Traumatic brain injury: an invisible epidemic
One of the causes Sheff is most passionate about is raising support and awareness for victims of Traumatic Brain Injury (TBI).

"Each year, 2.4 million people suffer from a Traumatic Brain Injury and their case is often mishandled. In the military, there [is] an average of 22 suicides per day linked to head injury," Sheff says.

He is now creating a multi-profession task force, similar to the Worker's Rights Task Force, to address this problem. The group will study the current state of TBI victim's rights, advocate for solutions to any shortcomings discovered, and promote awareness.

"We want to provide help to the folks who need it, to educate the public, and to overcome bias which often accompanies an ailment that you can't easily see, that people aren't familiar with," he says.

Sheff says the marathon attacks strengthened his resolve to reach out to this population, as many victims of TBI are still seeking compensation.

"This population needs a voice. The TBI task force effort just shows the willingness of the bar to motivate another diverse group," says Sheff, who will remain committed to this effort beyond his presidency.

New opportunities will continue
During the past year, the MBA House of Delegates voted unanimously to create two new sections: the Complex Commercial Litigation Section, and the Workers' Compensation Section.

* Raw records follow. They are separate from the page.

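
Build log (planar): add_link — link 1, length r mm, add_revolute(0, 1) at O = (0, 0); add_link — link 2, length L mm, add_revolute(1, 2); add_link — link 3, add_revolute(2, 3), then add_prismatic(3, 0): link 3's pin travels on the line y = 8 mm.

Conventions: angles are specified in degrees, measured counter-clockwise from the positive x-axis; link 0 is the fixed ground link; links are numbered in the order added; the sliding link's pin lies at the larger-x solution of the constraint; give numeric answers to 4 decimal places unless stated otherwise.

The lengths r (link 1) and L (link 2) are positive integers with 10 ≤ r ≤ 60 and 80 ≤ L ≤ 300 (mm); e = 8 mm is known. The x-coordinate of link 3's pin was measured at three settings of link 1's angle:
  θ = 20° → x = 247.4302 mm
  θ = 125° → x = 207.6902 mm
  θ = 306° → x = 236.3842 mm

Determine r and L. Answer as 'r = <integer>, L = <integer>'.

constraint per measurement: (x − r cos θ)² + (r sin θ − e)² = L²
subtracting the θ₁ and θ₂ equations cancels the r² and L² terms:
r = (x₁² − x₂²) / (2[(x₁cos θ₁ + e sin θ₁) − (x₂cos θ₂ + e sin θ₂)]) = 26.0000 → r = 26
L² = (x₁ − r cos θ₁)² + (r sin θ₁ − e)² = 49728.9902 → L = 223.0000 → L = 223
check at θ₃=306°: x = 236.3842 (printed 236.3842) ✓

r = 26, L = 223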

The Workers' Compensation Section is the first of its kind in Massachusetts and provides Workers' Compensation lawyers much deserved representation at the MBA. The Complex Commercial Litigation Section is intended to create a home for complex commercial litigators, many of whom practice before the Superior Court's Business Litigation Section or in the federal courts.

Sheff is pleased to add these new sections and to create new opportunities within the organization.

Sheff is proud of the accomplishments of the MBA over the past year and looks forward to seeing it continue to thrive under incoming president, Marsha V. Kazarosian.

"The MBA's goals will never stop; ideas are always picked up and continued by the next leader," he says. "We don't erase the board and start over."